I wanted to change the blog to something that was more of a whole, I didn't want it to be confined by descriptive words before, Art-Love-Fashion just didn't seem to make sense anymore when most of my posts these days are about my cancer journey. I didn't want to make a blog specifically for that or that to become 'what I am' like I've said before, I plan to be rid of this whole cancer malarkey ASAP. My first post about it was called 'I temporarily have cancer' because it's temporary.

So I decided to just call the blog Hayley Sarah. It's my name after all. It doesn't confine me to just one or two things, it's personal and it's just me.

Lately my blog has been more personal than ever, something that has got me to focus when I'm having a really bad day. Whether that's writing down all the nasty stuff that's happened on a day where the chemo has knocked me for six, or whether it's reading through the comments from you guys and seeing how many people the posts about breast cancer are reaching, when I'm so wide awake on steroids I can't sleep....It just helps.

A problem shared is a problem halved and I instantly feel so much better when I've written about all this shit. I also really feel like it could be helping people.

For example, before I started my treatment (the treatment that will ultimately cure me of cancer) I was SO scared of all the side effects and possibilities that I nearly didn't do it altogether.
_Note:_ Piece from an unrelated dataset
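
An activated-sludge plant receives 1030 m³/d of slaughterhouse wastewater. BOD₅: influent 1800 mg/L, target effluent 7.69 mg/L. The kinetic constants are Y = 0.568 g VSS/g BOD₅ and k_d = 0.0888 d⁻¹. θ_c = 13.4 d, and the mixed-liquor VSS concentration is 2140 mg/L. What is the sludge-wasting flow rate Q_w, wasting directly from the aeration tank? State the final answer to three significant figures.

Q_w ≈ 224 m³/d

Rearranging the biomass balance for a CMAS with decay, V = Y·Q·ΔS·θ_c / [X·(1+k_d θ_c)] = 0.568 × 1030 × (1800 − 7.69) × 13.4 / [2140 × (1 + 0.0888 × 13.4)] = 1.41×10^7 / 4686 = 2998 m³.
For wasting at MLVSS concentration, Q_w = V/θ_c = 2998/13.4 = 223.7 m³/d.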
Even when I had promised to do it, I was counting down the seconds, dreading the whole thing so much that I honestly nearly rang and cancelled.

I know everyone is different, especially when it comes to cancer and even more so when it comes to treatment but if someone is about to chicken out of doing chemo and I randomly pop up on google and give someone strength to go through with it, I'll be happy. I'll be happy if someone checks their breasts because of me, I'll be happy if someone quits a job they hate, because of me. I'll be happy if someone books a mammogram because of me.

There's no point going through a shit situation if you can't learn from it, if you can't help other people because of it.

I've said from the beginning that I thought this cancer was a wake up call for me and although there's a lot of crappy days, my life is moving in a direction that I feel is really right.

I hope you like the new look, the new name etc. and if you've been following my story, then Thank you so much. Every blog like, share, even click is noticed and appreciated.